There is one way to ice-storm-proof our hydroelectric systems: we could bury the power lines underground, retrofitting existing above-ground hydro lines to completely protect them from ice and rain. However, this procedure is extremely expensive, due to the extensive digging required. Moreover, the lines would then be vulnerable to flooding, and any future repairs or maintenance work would take longer and cost more, since the lines would need to be dug up and re-buried.

When asked about the possibility of burying our existing infrastructure, Reza Iravani, professor of electrical engineering at the University of Toronto, says it’s always a question of cost. “You can come up with a design, but the cost is prohibitive,” he says, “and nobody designs a system for that condition since ice storms are still so rare.”

In most new developments, like the condo buildings and subdivisions springing up across suburban southern Ontario, power lines are being installed underground. The junction points (where two cables connect) are most vulnerable to flooding, so those points are held inside waterproof vaults which are sometimes located above ground. In denser parts of cities, however, undergrounding can be impossible because other types of infrastructure, such as gas lines and drainage pipes, are already taking up the space where the power lines would need to go.

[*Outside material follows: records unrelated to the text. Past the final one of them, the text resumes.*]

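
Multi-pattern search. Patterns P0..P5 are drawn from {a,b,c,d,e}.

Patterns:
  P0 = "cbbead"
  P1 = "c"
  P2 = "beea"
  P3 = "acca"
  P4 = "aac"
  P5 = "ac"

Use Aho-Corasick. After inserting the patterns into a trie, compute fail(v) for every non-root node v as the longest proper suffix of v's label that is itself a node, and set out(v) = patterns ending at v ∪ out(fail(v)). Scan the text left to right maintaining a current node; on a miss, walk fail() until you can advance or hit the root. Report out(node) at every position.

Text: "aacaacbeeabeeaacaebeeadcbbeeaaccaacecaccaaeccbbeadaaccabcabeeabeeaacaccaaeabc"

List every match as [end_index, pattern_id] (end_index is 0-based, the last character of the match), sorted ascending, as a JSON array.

Build:
Trie nodes:
  n0 'ε': a→11 b→7 c→1
  n1 'c': b→2  ←P1
  n2 'cb': b→3
  n3 'cbb': e→4
  n4 'cbbe': a→5
  n5 'cbbea': d→6
  n6 'cbbead': ·  ←P0
  n7 'b': e→8
  n8 'be': e→9
  n9 'bee': a→10
  n10 'beea': ·  ←P2
  n11 'a': a→15 c→12
  n12 'ac': c→13  ←P5
  n13 'acc': a→14
  n14 'acca': ·  ←P3
  n15 'aa': c→16
  n16 'aac': ·  ←P4

Failure links (BFS by depth):
  fail(1) 'c': from fail(0)=0 chase 'c': 0 ⇒ 0;  out={1}∪out(0)={1}
  fail(7) 'b': from fail(0)=0 chase 'b': 0 ⇒ 0;  out=∅∪out(0)=∅
  fail(11) 'a': from fail(0)=0 chase 'a': 0 ⇒ 0;  out=∅∪out(0)=∅
  fail(2) 'cb': from fail(1)=0 chase 'b': 0 ⇒ 7;  out=∅∪out(7)=∅
  fail(8) 'be': from fail(7)=0 chase 'e': 0 ⇒ 0;  out=∅∪out(0)=∅
  fail(12) 'ac': from fail(11)=0 chase 'c': 0 ⇒ 1;  out={5}∪out(1)={1,5}
  fail(15) 'aa': from fail(11)=0 chase 'a': 0 ⇒ 11;  out=∅∪out(11)=∅
  fail(3) 'cbb': from fail(2)=7 chase 'b': 7→0 ⇒ 7;  out=∅∪out(7)=∅
  fail(9) 'bee': from fail(8)=0 chase 'e': 0 ⇒ 0;  out=∅∪out(0)=∅
  fail(13) 'acc': from fail(12)=1 chase 'c': 1→0 ⇒ 1;  out=∅∪out(1)={1}
  fail(16) 'aac': from fail(15)=11 chase 'c': 11 ⇒ 12;  out={4}∪out(12)={1,4,5}
  fail(4) 'cbbe': from fail(3)=7 chase 'e': 7 ⇒ 8;  out=∅∪out(8)=∅
  fail(10) 'beea': from fail(9)=0 chase 'a': 0 ⇒ 11;  out={2}∪out(11)={2}
  fail(14) 'acca': from fail(13)=1 chase 'a': 1→0 ⇒ 11;  out={3}∪out(11)={3}
  fail(5) 'cbbea': from fail(4)=8 chase 'a': 8→0 ⇒ 11;  out=∅∪out(11)=∅
  fail(6) 'cbbead': from fail(5)=11 chase 'd': 11→0 ⇒ 0;  out={0}∪out(0)={0}

Run:
pos 0 'a': at 11
pos 1 'a': at 15
pos 2 'c': at 16  → match P1@[2:2],P4@[0:2],P5@[1:2]
pos 3 'a': at 11 ·f
pos 4 'a': at 15
pos 5 'c': at 16  → match P1@[5:5],P4@[3:5],P5@[4:5]
pos 6 'b': at 2 ·f
pos 7 'e': at 8 ·f
pos 8 'e': at 9
pos 9 'a': at 10  → match P2@[6:9]
pos 10 'b': at 7 ·f
pos 11 'e': at 8
pos 12 'e': at 9
pos 13 'a': at 10  → match P2@[10:13]
pos 14 'a': at 15 ·f
pos 15 'c': at 16  → match P1@[15:15],P4@[13:15],P5@[14:15]
pos 16 'a': at 11 ·f
pos 17 'e': at 0 ·f
pos 18 'b': at 7
pos 19 'e': at 8
pos 20 'e': at 9
pos 21 'a': at 10  → match P2@[18:21]
pos 22 'd': at 0 ·f
pos 23 'c': at 1  → match P1@[23:23]
pos 24 'b': at 2
pos 25 'b': at 3
pos 26 'e': at 4
pos 27 'e': at 9 ·f
pos 28 'a': at 10  → match P2@[25:28]
pos 29 'a': at 15 ·f
pos 30 'c': at 16  → match P1@[30:30],P4@[28:30],P5@[29:30]
pos 31 'c': at 13 ·f  → match P1@[31:31]
pos 32 'a': at 14  → match P3@[29:32]
pos 33 'a': at 15 ·f
pos 34 'c': at 16  → match P1@[34:34],P4@[32:34],P5@[33:34]
pos 35 'e': at 0 ·f
pos 36 'c': at 1  → match P1@[36:36]
pos 37 'a': at 11 ·f
pos 38 'c': at 12  → match P1@[38:38],P5@[37:38]
pos 39 'c': at 13  → match P1@[39:39]
pos 40 'a': at 14  → match P3@[37:40]
pos 41 'a': at 15 ·f
pos 42 'e': at 0 ·f
pos 43 'c': at 1  → match P1@[43:43]
pos 44 'c': at 1 ·f  → match P1@[44:44]
pos 45 'b': at 2
pos 46 'b': at 3
pos 47 'e': at 4
pos 48 'a': at 5
pos 49 'd': at 6  → match P0@[44:49]
pos 50 'a': at 11 ·f
pos 51 'a': at 15
pos 52 'c': at 16  → match P1@[52:52],P4@[50:52],P5@[51:52]
pos 53 'c': at 13 ·f  → match P1@[53:53]
pos 54 'a': at 14  → match P3@[51:54]
pos 55 'b': at 7 ·f
pos 56 'c': at 1 ·f  → match P1@[56:56]
pos 57 'a': at 11 ·f
pos 58 'b': at 7 ·f
pos 59 'e': at 8
pos 60 'e': at 9
pos 61 'a': at 10  → match P2@[58:61]
pos 62 'b': at 7 ·f
pos 63 'e': at 8
pos 64 'e': at 9
pos 65 'a': at 10  → match P2@[62:65]
pos 66 'a': at 15 ·f
pos 67 'c': at 16  → match P1@[67:67],P4@[65:67],P5@[66:67]
pos 68 'a': at 11 ·f
pos 69 'c': at 12  → match P1@[69:69],P5@[68:69]
pos 70 'c': at 13  → match P1@[70:70]
pos 71 'a': at 14  → match P3@[68:71]
pos 72 'a': at 15 ·f
pos 73 'e': at 0 ·f
pos 74 'a': at 11
pos 75 'b': at 7 ·f
pos 76 'c': at 1 ·f  → match P1@[76:76]

Result: [[2,1],[2,4],[2,5],[5,1],[5,4],[5,5],[9,2],[13,2],[15,1],[15,4],[15,5],[21,2],[23,1],[28,2],[30,1],[30,4],[30,5],[31,1],[32,3],[34,1],[34,4],[34,5],[36,1],[38,1],[38,5],[39,1],[40,3],[43,1],[44,1],[49,0],[52,1],[52,4],[52,5],[53,1],[54,3],[56,1],[61,2],[65,2],[67,1],[67,4],[67,5],[69,1],[69,5],[70,1],[71,3],[76,1]]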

Another important preventative measure is individual and community disaster preparation. In the aftermath of the 2013 storm, the city of Toronto updated its emergency response plan to include ice storm contingencies. It also provided a list of items for citizens to include in a seventy-two-hour survival kit, such as batteries, food, water and a radio. But this requires public buy-in: Czitron, who focussed on birthday celebrations instead of storm preparation in 2013, admits she has not yet taken any steps to be better prepared next time.

As for the city, its post-storm preparedness involved chainsaws and tree-trimmers. In the months following the 2013 storm, Toronto’s Urban Forestry Operations went on a ruthless city-wide pruning mission. An army of tree-hacking crews scoured the streets, cutting branches wherever they grew near power lines, hoping to prevent ice-coated branches from breaking and disrupting power distribution in the future. Over twelve thousand trees were trimmed at the time.

Today, city workers remain vigilant for new branches that pose a threat to power lines. All over the city, you can find trees with giant holes cut out of them. A tall maple near the bottom of my street stands with a massive slice taken out of its crown, only a fraction of its former glory—a reminder both of the storms of the past, and the storms still to come.